Asked to give detail on what any tax cut package might look like, Mr Key said: "It's not our intention to do that today, we'll cross that bridge when we come to it."
Mr Key said whatever the level of tax cuts a National Government settled on, whether it amounted to $500 or $1000 a year for low to middle-income earners, "most would say that would make a difference".
Mr English said the Government was not considering any changes to the tax treatment of savings.
Asked about the timing of the cuts - immediately before the next election, Mr Key said, given the short electoral cycle, "the long and short of it is that's just the way things go".
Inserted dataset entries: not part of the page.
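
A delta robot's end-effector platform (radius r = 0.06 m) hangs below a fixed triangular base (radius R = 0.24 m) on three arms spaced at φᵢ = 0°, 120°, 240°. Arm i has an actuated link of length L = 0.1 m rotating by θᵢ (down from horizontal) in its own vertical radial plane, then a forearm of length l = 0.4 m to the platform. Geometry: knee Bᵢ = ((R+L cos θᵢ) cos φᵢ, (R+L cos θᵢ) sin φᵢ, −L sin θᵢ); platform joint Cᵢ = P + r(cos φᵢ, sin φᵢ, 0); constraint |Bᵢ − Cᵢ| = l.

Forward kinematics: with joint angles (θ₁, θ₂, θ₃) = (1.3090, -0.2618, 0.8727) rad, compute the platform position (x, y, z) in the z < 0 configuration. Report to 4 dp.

(-0.0980, 0.0870, -0.3417)

arm 1 at φ=0.0°: (R−r)+L cos θ1 = 0.2059;  S1 = (0.2059, 0.0000, -0.0966)
φ2=120.0°: virtual centre (-0.1383, 0.2395, 0.0259), radius l
φ3=240.0°: virtual centre (-0.1221, -0.2115, -0.0766), radius l
eliminate P² terms by subtracting sphere 1 from 2 and 3
[-0.6884 0.4791 0.2449]·P = 0.0255;  [-0.6560 -0.4231 0.0400]·P = 0.0138
Cramer: x(z) = -0.0287+0.2028z;  y(z) = 0.0119-0.2199z
into |P−S₁|² = l²: 1.0895z² + 0.0928z + -0.0955 = 0;  Δ = 0.4248;  z = -0.3417 or 0.2565 → z<0 root = -0.3417
x = -0.0980, y = 0.0870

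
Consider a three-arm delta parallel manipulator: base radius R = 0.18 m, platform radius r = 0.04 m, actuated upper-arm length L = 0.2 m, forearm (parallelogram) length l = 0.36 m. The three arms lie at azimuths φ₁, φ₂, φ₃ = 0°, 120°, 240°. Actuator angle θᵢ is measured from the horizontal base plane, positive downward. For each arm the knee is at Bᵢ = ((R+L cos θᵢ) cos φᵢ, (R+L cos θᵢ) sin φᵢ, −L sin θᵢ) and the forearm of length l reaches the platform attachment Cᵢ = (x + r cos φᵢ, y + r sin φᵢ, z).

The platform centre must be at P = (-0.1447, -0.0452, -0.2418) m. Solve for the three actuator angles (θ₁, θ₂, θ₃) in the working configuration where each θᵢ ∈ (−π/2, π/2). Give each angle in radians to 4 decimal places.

θ₁ = 1.2219, θ₂ = 0.4362, θ₃ = -0.0871

arm 1 (φ=0.0°): x'=-0.1447, y'=-0.0452
  e−x'=0.2847;  (l²−L²−(e−x')²−y'²−z²)/2L = -0.1299
  γ=atan2(-0.2418,0.2847)=-0.7041;  ψ=arccos(-0.3478)=1.9260;  θ1=γ+ψ≈1.2219
arm 2 (φ=120.0°): x'=0.0332, y'=0.1479
  e−x'=0.1068;  (l²−L²−(e−x')²−y'²−z²)/2L = -0.0054
  θ2 = atan2(B,A) + arccos(C/0.2643) = 0.4362
rotate P by −φ3: (0.1115, -0.1027, -0.2418)
  A=0.0285, B=-0.2418, C=(l²−L²−A²−y'²−z²)/(2L)=0.0494
  θ3 = atan2(B,A) + arccos(C/0.2435) = -0.0871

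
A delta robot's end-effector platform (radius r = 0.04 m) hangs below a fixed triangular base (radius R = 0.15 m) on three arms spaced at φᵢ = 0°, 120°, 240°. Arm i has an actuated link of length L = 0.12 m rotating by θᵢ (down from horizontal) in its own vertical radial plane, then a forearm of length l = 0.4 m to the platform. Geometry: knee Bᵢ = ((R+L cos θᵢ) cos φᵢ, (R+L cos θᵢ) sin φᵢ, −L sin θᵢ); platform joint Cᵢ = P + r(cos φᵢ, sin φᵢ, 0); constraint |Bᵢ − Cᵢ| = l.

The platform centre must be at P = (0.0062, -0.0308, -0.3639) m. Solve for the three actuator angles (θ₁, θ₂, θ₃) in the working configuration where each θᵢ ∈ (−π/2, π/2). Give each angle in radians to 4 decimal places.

arm 1 (φ=0.0°): x'=0.0062, y'=-0.0308
  A cos θ + B sin θ = C:  0.1038·cos θ + -0.3639·sin θ = 0.0061
  √(A²+B²)=0.3784;  θ1 = -1.2929+1.5548 ≈ 0.2619
arm 2 (φ=120.0°): x'=-0.0298, y'=0.0100
  A=0.1398, B=-0.3639, C=(l²−L²−A²−y'²−z²)/(2L)=-0.0269
  θ2 = atan2(B,A) + arccos(C/0.3898) = 0.4358
φ3=240.0° → target in arm frame (0.0236, 0.0208)
  A=0.0864, B=-0.3639, C=(l²−L²−A²−y'²−z²)/(2L)=0.0220
  θ3 = atan2(B,A) + arccos(C/0.3740) = 0.1744

θ₁ = 0.2619, θ₂ = 0.4358, θ₃ = 0.1744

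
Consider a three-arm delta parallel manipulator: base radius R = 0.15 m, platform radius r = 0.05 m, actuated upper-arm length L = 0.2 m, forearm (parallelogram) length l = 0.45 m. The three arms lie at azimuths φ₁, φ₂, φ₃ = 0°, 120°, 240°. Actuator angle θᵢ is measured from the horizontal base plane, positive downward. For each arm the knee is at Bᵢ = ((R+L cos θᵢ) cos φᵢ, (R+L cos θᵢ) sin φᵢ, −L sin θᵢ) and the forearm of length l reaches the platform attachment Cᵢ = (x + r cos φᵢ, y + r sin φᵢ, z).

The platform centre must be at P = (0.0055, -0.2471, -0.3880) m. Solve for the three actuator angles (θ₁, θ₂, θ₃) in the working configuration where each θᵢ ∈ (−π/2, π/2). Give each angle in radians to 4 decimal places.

arm 1 (φ=0.0°): x'=0.0055, y'=-0.2471
  e−x'=0.0945;  (l²−L²−(e−x')²−y'²−z²)/2L = -0.1451
  γ=atan2(-0.3880,0.0945)=-1.3319;  ψ=arccos(-0.3633)=1.9426;  θ1=γ+ψ≈0.6107
φ2=120.0° → target in arm frame (-0.2167, 0.1188)
  A cos θ + B sin θ = C:  0.3167·cos θ + -0.3880·sin θ = -0.2562
  √(A²+B²)=0.5009;  θ2 = -0.8862+2.1077 ≈ 1.2216
rotate P by −φ3: (0.2112, 0.1283, -0.3880)
  A cos θ + B sin θ = C:  -0.1112·cos θ + -0.3880·sin θ = -0.0422
  γ=atan2(-0.3880,-0.1112)=-1.8500;  ψ=arccos(-0.1046)=1.6756;  θ3=γ+ψ≈-0.1745

θ₁ = 0.6107, θ₂ = 1.2216, θ₃ = -0.1745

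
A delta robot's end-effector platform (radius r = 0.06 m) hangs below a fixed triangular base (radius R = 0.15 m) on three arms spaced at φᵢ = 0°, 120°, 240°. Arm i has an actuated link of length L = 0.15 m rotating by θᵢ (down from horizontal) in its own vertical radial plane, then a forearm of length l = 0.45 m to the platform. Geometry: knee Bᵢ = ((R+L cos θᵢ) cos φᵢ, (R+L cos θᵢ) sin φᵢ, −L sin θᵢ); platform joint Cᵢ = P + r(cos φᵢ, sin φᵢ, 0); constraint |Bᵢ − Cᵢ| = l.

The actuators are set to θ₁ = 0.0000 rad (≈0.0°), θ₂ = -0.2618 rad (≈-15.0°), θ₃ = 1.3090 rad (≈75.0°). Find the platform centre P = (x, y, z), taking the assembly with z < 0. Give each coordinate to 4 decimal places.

(0.1066, 0.2515, -0.3485)

φ1=0.0°: virtual centre (0.2400, 0.0000, 0.0000), radius l
arm 2 at φ=120.0°: ρ2 = 0.2349;  O2 = (-0.1174, 0.2034, 0.0388)
O3 = (0.1288·cos240.0°, 0.1288·sin240.0°, -0.1449) = (-0.0644, -0.1116, -0.1449)
eliminate P² terms by subtracting sphere 1 from 2 and 3
[-0.7149 0.4068 0.0776]·P = -0.0009;  [-0.6088 -0.2231 -0.2898]·P = -0.0200
Cramer: x(z) = 0.0205-0.2470z;  y(z) = 0.0338-0.6248z
sphere 1 gives Az²+Bz+C=0 with A=1.4514, B=0.0662, C=-0.1532;  B²−4AC=0.8937;  roots -0.3485, 0.3028;  negative root z = -0.3485
x = 0.1066, y = 0.2515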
Mr Key said his Government was making "a stark and clear choice" to spend less so it could pay off debts and cut taxes while Labour was proposing to spend an additional $18 billion over four years and add five new taxes. Mr English rejected suggestions National was only talking about tax cuts now to counter negative perceptions around Nicky Hager's Dirty Politics.
Labour leader David Cunliffe said the proposed cuts were a "joke".
"I thought John Key was going to deliver a block of cheese. Turns out that it's only half of that.
"It's in three years' time, maybe, if you're lucky, and if ... the economy doesn't fall in a hole. This is a joke."